German economy to be supported

German economy to be supported The German government has agreed on a €130bn fiscal stimulus centered on a significant cut in value-added tax as it scrambles to mitigate the economic damage of the coronavirus pandemic, Report informs, citing Financial Times.
Finance
June 4, 2020 15:54
German economy to be supported

The German government has agreed on a €130bn fiscal stimulus centered on a significant cut in value-added tax as it scrambles to mitigate the economic damage of the coronavirus pandemic, Report informs, citing Financial Times.

From July 1 until the end of 2020, the standard rate of VAT will be reduced from 19 to 16 percent, and the lower band cut from 7 to 5 percent — a measure that will cost €20bn. The government also plans a €300 one-off “children’s bonus” payment for every child in the country.

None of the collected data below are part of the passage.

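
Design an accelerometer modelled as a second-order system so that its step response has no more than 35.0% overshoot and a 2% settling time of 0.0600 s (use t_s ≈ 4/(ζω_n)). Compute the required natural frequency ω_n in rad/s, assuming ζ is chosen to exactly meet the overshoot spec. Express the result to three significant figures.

ζ = −ln(OS)/√(π² + (ln OS)²). With OS = 0.350, ln OS = −1.050 and ζ = 1.050/3.312 = 0.317.
Then ω_n = 4/(ζ t_s) = 4/(0.317 × 0.0600) = 210 rad/s.

ω_n ≈ 210 rad/s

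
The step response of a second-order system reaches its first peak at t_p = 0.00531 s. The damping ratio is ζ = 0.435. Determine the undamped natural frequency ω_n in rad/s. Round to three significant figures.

Peak time t_p = π/ω_d, so ω_d = π/t_p = π/0.00531 = 592 rad/s.
ω_n = ω_d/√(1−ζ²) = 592/√0.811 = 657 rad/s.

ω_n ≈ 657 rad/s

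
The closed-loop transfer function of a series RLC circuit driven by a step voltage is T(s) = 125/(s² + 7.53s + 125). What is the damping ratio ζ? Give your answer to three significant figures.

ζ ≈ 0.337

Matching coefficients with s² + 2ζω_n s + ω_n² gives ω_n² = 125 ⇒ ω_n = 11.2 rad/s, and ζ = 7.53/(2ω_n) = 0.337.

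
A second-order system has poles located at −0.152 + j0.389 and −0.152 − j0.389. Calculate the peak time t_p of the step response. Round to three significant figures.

t_p = π/ω_d with ω_d = 0.389 (the imaginary part), so t_p = 8.08 s.

t_p ≈ 8.08 s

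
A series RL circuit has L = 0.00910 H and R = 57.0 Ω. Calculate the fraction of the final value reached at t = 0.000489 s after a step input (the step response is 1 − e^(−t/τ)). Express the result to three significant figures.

τ = L/R = 0.00910/57.0 = 0.000160 s.
y(t)/y_∞ = 1 − e^(−t/τ) = 1 − e^(−0.000489/0.000160) = 1 − e^(−3.06) = 0.953.

y/y_∞ ≈ 0.953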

The package aims to stimulate consumer demand as Germany comes out of the coronavirus-related lockdown, and public life gradually returns to normal. Thanks to the pandemic, the country is heading for the worst recession in its postwar history, with the gross domestic product set to shrink 6.3 percent this year, according to officials. But ministers believe that without urgent action to ease the burden on companies and taxpayers, the economic damage could end up being worse.

The package will cost €130bn in 2020 and 2021, with €120bn being paid by the federal government and the rest by the country’s regions and municipalities.